Researchers reviewed the Monitoring Trends in Burn Severity Database, a federal database, for 1984 to 2020. In addition to finding increases in frequency and size of fires in the Eastern Temperate Forests, the study authors also found shifts in seasonality, with large wildfires most common in spring and fall.

Further, the scientists noted in the study that humans were the top ignition source of the large wildfires studied, with exception for fires in the Mississippi Alluvial Plain. Lightning was another common ignition source.

“It’s not necessarily human ignitions driving the trend of increasing wildfire patterns,” Donovan said. “In other words, we’re not seeing an indication that there are proportionally more human-caused ignitions than there have been in the past.

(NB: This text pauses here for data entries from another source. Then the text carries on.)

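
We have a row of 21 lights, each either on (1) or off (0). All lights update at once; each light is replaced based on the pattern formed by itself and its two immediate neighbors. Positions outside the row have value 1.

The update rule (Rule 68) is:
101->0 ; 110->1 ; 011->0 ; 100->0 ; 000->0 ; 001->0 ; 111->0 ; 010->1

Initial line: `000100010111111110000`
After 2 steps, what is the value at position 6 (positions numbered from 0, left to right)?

000100010000000010000
000100010000000010000
position 6 holds 0

0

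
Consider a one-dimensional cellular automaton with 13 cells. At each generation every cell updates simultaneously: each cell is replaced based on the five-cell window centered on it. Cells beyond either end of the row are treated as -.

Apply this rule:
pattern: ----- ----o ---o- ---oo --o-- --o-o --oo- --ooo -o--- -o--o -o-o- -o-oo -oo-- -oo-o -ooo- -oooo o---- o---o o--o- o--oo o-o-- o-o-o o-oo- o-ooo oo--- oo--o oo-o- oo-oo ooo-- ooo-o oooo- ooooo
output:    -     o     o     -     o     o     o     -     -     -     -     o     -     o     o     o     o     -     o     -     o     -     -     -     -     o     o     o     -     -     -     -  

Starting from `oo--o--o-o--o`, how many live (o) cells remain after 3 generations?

8

generation 1: o-ooo-oo-o-oo
generation 2: oo-o-o-oo-o--
generation 3: ooo---o-ooo-o
count of o: 8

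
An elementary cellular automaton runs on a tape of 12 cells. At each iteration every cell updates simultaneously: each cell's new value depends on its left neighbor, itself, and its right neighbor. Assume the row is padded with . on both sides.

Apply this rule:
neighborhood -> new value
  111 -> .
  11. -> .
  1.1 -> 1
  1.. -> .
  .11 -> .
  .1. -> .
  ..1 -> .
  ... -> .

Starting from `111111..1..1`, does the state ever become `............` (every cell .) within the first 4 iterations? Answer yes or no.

yes

iteration 1: ............
all cells are . at iteration 1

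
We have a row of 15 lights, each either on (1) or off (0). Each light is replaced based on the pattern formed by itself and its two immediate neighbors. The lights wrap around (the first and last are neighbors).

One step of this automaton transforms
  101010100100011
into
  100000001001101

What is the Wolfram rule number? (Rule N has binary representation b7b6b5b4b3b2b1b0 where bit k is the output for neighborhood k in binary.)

195

position 14: 111 → 1  (bit 7 = 1)
position 0: 110 → 1  (bit 6 = 1)
position 1: 101 → 0  (bit 5 = 0)
position 7: 100 → 0  (bit 4 = 0)
position 13: 011 → 0  (bit 3 = 0)
position 2: 010 → 0  (bit 2 = 0)
position 8: 001 → 1  (bit 1 = 1)
position 11: 000 → 1  (bit 0 = 1)
bits b7..b0 = 11000011 = 195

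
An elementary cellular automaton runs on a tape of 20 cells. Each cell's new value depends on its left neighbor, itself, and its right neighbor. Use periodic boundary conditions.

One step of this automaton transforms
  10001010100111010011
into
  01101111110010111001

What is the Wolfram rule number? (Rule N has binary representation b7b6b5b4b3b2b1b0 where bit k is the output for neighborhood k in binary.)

position 12: 111 → 1  (bit 7 = 1)
position 0: 110 → 0  (bit 6 = 0)
position 5: 101 → 1  (bit 5 = 1)
position 1: 100 → 1  (bit 4 = 1)
position 11: 011 → 0  (bit 3 = 0)
position 4: 010 → 1  (bit 2 = 1)
position 3: 001 → 0  (bit 1 = 0)
position 2: 000 → 1  (bit 0 = 1)
bits b7..b0 = 10110101 = 181

181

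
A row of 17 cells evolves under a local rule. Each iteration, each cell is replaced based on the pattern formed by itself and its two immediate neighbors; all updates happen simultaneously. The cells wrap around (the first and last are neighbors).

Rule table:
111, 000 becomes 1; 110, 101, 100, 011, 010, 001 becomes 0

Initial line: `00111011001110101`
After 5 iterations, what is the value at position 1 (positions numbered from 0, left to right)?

1

00010000000100000
11000111110001111
10010011100100111
00000001000000011
01111100011111000
position 1 holds 1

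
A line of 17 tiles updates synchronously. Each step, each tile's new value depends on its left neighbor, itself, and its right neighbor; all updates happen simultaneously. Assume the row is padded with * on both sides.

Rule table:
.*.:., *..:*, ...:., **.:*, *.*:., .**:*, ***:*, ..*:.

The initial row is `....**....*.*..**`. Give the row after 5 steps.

***.*******....**

*...***......*.**
**..****.......**
***.*****......**
***.******.....**
***.*******....**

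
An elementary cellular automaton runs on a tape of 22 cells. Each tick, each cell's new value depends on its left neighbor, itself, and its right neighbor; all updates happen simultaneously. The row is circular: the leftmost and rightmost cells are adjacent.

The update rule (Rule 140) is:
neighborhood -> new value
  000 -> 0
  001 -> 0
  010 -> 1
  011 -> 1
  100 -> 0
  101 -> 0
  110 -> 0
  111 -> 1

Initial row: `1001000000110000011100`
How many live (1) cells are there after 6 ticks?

4

1001000000100000011000
1001000000100000010000
1001000000100000010000  (fixed point — unchanged through tick 6)
count of 1: 4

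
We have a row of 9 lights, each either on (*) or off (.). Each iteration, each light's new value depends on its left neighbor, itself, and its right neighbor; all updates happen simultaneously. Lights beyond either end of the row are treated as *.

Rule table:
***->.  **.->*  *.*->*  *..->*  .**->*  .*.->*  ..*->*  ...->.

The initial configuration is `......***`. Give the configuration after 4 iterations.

**..**..*

iteration 1: *....**..
iteration 2: **..*****
iteration 3: .****....
iteration 4: **..**..*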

In the Southern Coastal Plain, which includes much of Florida, lightning ignitions played an important role, too, contributing more to the total area burned in the ecoregion despite being a less frequent cause of large wildfire ignition.”

Although the study didn’t address the causes of the increase in eastern wildfires, the authors noted that ignition sources, climate change and changes in vegetation or fuel could all be considered as potential influences that impact the fire occurrences.

The increase in large wildfires in the eastern U.S. shows a need for more education and forest management in these areas, which are highly populated.

“We don’t have the expansive wildfire problem that the western U.S. does yet, so this is also an opportunity to get ahead of the problem and prepare for shifting wildfire patterns before we start seeing the frequent destructive fires that we’re seeing in the West,” Donovan said.

In recent years, worsening wildfires have had significant impacts on the U.S. Wildfire smoke from fires in 2000 to 2020 canceled out other air quality improvements in the U.S. during that timeframe, one study found.